Jack Fitzsimons resigned from Fianna Fail following his defeat in the 1989 Senate Elections, saying he was only supported by half of the Fianna Fail councillors in Meath. He received only 34 first preference votes and believed half of these came from independents. He believed that his stance on enclosed hare coursing, housing, Travellers’ and women’s rights, employment and the development of a pluralist society lost him the support of councillors, particularly Fianna Fail members.

He left the party, saying he had no interest in being nominated to the Seanad by the Taoiseach (Charles Haughey), as he was not interested in getting a seat in that way. He also resigned his UDC and VEC seats, as he had been elected to them as a member of Fianna Fail.

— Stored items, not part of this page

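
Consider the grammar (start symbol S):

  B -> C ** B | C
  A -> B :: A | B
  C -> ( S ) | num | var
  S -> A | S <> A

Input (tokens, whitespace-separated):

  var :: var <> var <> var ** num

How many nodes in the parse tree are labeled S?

3

[S [S [S [A [B [C var]] :: [A [B [C var]]]]] <> [A [B [C var]]]] <> [A [B [C var] ** [B [C num]]]]]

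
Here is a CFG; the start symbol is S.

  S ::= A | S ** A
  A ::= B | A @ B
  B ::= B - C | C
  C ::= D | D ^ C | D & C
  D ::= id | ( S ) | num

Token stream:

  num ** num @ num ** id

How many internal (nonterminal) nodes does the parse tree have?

[S [S [S [A [B [C [D num]]]]] ** [A [A [B [C [D num]]]] @ [B [C [D num]]]]] ** [A [B [C [D id]]]]]

19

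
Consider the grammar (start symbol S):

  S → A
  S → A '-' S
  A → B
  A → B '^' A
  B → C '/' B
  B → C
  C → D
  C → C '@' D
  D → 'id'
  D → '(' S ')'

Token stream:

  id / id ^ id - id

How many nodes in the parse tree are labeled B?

[S [A [B [C [D id]] / [B [C [D id]]]] ^ [A [B [C [D id]]]]] - [S [A [B [C [D id]]]]]]

4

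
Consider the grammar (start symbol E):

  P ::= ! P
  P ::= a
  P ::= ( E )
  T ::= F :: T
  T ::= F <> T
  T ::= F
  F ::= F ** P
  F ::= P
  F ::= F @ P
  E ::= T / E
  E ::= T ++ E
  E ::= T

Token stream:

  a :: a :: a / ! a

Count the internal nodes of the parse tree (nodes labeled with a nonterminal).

15

[E [T [F [P a]] :: [T [F [P a]] :: [T [F [P a]]]]] / [E [T [F [P ! [P a]]]]]]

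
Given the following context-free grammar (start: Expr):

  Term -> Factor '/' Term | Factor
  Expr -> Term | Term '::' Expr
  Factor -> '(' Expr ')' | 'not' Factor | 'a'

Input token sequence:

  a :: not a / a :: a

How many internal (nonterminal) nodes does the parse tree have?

12

[Expr [Term [Factor a]] :: [Expr [Term [Factor not [Factor a]] / [Term [Factor a]]] :: [Expr [Term [Factor a]]]]]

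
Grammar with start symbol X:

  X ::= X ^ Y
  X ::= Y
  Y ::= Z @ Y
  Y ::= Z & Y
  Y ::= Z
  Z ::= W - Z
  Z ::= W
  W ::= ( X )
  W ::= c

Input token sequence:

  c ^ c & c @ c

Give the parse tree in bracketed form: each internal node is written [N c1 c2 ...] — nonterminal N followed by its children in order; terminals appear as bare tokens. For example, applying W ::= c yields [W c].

X
X ^ Y
Y ^ Y
Z ^ Y
W ^ Y
c ^ Y
c ^ Z & Y
c ^ W & Y
c ^ c & Y
c ^ c & Z @ Y
c ^ c & W @ Y
c ^ c & c @ Y
c ^ c & c @ Z
c ^ c & c @ W
c ^ c & c @ c

[X [X [Y [Z [W c]]]] ^ [Y [Z [W c]] & [Y [Z [W c]] @ [Y [Z [W c]]]]]]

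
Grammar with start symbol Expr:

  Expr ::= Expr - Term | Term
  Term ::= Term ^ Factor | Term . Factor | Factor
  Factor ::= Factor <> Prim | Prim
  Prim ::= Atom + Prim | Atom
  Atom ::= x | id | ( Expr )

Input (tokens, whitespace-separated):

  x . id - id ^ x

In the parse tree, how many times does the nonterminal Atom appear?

[Expr [Expr [Term [Term [Factor [Prim [Atom x]]]] . [Factor [Prim [Atom id]]]]] - [Term [Term [Factor [Prim [Atom id]]]] ^ [Factor [Prim [Atom x]]]]]

4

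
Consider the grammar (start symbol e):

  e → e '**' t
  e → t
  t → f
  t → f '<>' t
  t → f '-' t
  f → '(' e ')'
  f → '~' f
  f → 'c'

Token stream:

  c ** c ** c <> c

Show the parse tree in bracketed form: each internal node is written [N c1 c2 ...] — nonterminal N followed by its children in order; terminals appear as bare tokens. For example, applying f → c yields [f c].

[e [e [e [t [f c]]] ** [t [f c]]] ** [t [f c] <> [t [f c]]]]

e
e ** t
e ** t ** t
t ** t ** t
f ** t ** t
c ** t ** t
c ** f ** t
c ** c ** t
c ** c ** f <> t
c ** c ** c <> t
c ** c ** c <> f
c ** c ** c <> c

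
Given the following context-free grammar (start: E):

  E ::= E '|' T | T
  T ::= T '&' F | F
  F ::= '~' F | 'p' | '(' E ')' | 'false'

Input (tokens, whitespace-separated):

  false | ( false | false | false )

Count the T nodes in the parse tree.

[E [E [T [F false]]] | [T [F ( [E [E [E [T [F false]]] | [T [F false]]] | [T [F false]]] )]]]

5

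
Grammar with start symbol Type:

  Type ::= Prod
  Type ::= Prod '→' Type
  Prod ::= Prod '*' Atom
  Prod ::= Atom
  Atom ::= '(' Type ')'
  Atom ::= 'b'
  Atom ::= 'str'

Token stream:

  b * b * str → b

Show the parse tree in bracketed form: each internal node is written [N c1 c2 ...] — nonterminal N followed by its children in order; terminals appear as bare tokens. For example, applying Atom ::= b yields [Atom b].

[Type [Prod [Prod [Prod [Atom b]] * [Atom b]] * [Atom str]] → [Type [Prod [Atom b]]]]

Type
Prod → Type
Prod * Atom → Type
Prod * Atom * Atom → Type
Atom * Atom * Atom → Type
b * Atom * Atom → Type
b * b * Atom → Type
b * b * str → Type
b * b * str → Prod
b * b * str → Atom
b * b * str → b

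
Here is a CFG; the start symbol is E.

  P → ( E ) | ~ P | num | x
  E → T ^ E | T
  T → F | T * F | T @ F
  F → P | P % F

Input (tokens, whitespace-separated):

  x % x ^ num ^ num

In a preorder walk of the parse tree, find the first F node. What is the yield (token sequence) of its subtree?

x % x

[E [T [F [P x] % [F [P x]]]] ^ [E [T [F [P num]]] ^ [E [T [F [P num]]]]]]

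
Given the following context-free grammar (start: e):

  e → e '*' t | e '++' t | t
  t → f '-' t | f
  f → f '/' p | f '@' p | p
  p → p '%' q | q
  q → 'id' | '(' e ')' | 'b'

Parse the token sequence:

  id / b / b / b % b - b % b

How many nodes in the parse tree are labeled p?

[e [t [f [f [f [f [p [q id]]] / [p [q b]]] / [p [q b]]] / [p [p [q b]] % [q b]]] - [t [f [p [p [q b]] % [q b]]]]]]

7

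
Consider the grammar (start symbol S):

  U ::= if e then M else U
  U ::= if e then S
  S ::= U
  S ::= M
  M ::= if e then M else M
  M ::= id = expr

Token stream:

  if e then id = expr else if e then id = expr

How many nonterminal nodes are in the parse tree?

6

[S [U if e then [M id = expr] else [U if e then [S [M id = expr]]]]]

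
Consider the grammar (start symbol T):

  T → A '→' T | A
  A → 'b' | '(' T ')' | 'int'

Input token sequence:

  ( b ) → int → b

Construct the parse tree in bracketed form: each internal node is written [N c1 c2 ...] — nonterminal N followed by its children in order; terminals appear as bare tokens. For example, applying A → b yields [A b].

T
A → T
( T ) → T
( A ) → T
( b ) → T
( b ) → A → T
( b ) → int → T
( b ) → int → A
( b ) → int → b

[T [A ( [T [A b]] )] → [T [A int] → [T [A b]]]]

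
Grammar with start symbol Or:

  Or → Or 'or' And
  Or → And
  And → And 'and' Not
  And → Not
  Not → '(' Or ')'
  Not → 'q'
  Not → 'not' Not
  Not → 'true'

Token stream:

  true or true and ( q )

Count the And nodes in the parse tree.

[Or [Or [And [Not true]]] or [And [And [Not true]] and [Not ( [Or [And [Not q]]] )]]]

4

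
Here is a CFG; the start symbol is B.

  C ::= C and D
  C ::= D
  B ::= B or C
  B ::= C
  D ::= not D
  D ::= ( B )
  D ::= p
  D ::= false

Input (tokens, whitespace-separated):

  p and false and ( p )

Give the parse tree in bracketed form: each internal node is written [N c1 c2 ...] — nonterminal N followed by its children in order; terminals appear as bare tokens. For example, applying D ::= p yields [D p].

B
C
C and D
C and D and D
D and D and D
p and D and D
p and false and D
p and false and ( B )
p and false and ( C )
p and false and ( D )
p and false and ( p )

[B [C [C [C [D p]] and [D false]] and [D ( [B [C [D p]]] )]]]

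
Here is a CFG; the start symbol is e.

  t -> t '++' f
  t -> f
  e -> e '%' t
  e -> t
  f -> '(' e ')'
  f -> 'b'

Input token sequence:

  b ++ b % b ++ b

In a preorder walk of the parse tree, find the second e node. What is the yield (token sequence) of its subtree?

b ++ b

[e [e [t [t [f b]] ++ [f b]]] % [t [t [f b]] ++ [f b]]]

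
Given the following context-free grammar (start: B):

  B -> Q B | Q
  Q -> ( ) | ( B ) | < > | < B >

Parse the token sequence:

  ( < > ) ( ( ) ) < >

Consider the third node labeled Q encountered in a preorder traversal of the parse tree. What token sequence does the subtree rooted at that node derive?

( ( ) )

[B [Q ( [B [Q < >]] )] [B [Q ( [B [Q ( )]] )] [B [Q < >]]]]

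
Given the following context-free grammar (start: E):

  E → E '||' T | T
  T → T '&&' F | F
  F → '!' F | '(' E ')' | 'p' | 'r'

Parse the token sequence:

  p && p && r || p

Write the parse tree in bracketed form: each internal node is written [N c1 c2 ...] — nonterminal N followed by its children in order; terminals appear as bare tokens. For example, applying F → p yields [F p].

[E [E [T [T [T [F p]] && [F p]] && [F r]]] || [T [F p]]]

E
E || T
T || T
T && F || T
T && F && F || T
F && F && F || T
p && F && F || T
p && p && F || T
p && p && r || T
p && p && r || F
p && p && r || p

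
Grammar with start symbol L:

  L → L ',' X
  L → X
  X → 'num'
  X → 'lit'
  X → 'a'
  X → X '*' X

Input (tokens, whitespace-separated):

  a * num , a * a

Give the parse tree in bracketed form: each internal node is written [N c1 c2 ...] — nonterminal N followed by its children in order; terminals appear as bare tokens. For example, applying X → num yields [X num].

L
L , X
X , X
X * X , X
a * X , X
a * num , X
a * num , X * X
a * num , a * X
a * num , a * a

[L [L [X [X a] * [X num]]] , [X [X a] * [X a]]]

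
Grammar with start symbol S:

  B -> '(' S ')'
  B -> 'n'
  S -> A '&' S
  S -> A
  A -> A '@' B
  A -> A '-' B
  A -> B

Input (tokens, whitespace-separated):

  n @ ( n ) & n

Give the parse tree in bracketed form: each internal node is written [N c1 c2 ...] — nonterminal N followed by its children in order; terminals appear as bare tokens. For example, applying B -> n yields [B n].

S
A & S
A @ B & S
B @ B & S
n @ B & S
n @ ( S ) & S
n @ ( A ) & S
n @ ( B ) & S
n @ ( n ) & S
n @ ( n ) & A
n @ ( n ) & B
n @ ( n ) & n

[S [A [A [B n]] @ [B ( [S [A [B n]]] )]] & [S [A [B n]]]]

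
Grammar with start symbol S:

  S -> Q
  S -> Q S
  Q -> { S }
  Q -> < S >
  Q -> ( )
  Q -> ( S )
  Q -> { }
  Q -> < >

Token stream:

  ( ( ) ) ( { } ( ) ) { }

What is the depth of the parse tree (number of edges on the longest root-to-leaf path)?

6

[S [Q ( [S [Q ( )]] )] [S [Q ( [S [Q { }] [S [Q ( )]]] )] [S [Q { }]]]]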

Deceased was elected to Meath County Council as an independent candidate, and was a member of a very controversial council until 1999, where he was outspoken on issues such as county development plans and Travellers’ issues, offering at one stage to give up his seat to a Traveller representative over the Navan Halt site issue.

A project very close to him was the restoration of the Pauper’s Graveyard at the Tower of Lloyd, and the annual ceremony there at Christmas to remember the dead.

As a communion reflection at his funeral, his daughter Cora, read ‘The Paupers Cemetery’, a poem written by Louis Collins in 1983, to commemorate the dead there.

A frequent correspondent with the Meath Chronicle, he wrote his final letter to Market Square just two weeks before his passing.

Fr Malone recalled the colourful character with his own unique style of dressing, who often has a placard in his hands, 'at one time walking the 40 miles to Dublin in a march organised by him against hare coursing. In 1994, he ran for the European Parliament elections on an anti-bloodsport ticket.

'His personal interest in local affairs in county affairs and in national affairs, his passion for the rights of others, led him to become a public representative as a town councillor, as a county councillor and as a member of Seanad Eireann,' Fr Malone said. 'He was fearless in all of the chambers and always followed his beliefs and passions.'

Even in his final days in hospital, he had a file of a manuscript he was working on brought to him, working closely with his son, Lloyd, assisting and guiding him.

He is survived by his wife, Anne; family, Cora, Lana, Lloyd, Emla and Ken; grandchildren, Lorcan, Eabha, Ruby, Corinne, Louis and Conor; sons-in-law, nieces, nephews, relatives and friends.

The funeral took place from St Colmcille’s Church to St Colmcille’s Cemetery. The attendance included the leas-cathaoirleach of Meath Co Council, Cllr Trevor Golden, and the former county manager, Frank O’Brien, as well as past and present councillors. In the offertory procession, former councillor Oliver Sweeney brought up the Kells Town Council chain of office as a symbol of Jack Fitzsimons’ public service, while books and family photographs were also part of the ceremony. He was remembered as a loving husband, adored grandfather, much loved uncle and relative and true friend. Tributes were paid to the deceased by the leader of Fianna Fail, Michael Martin, and Senator Thomas Byrne.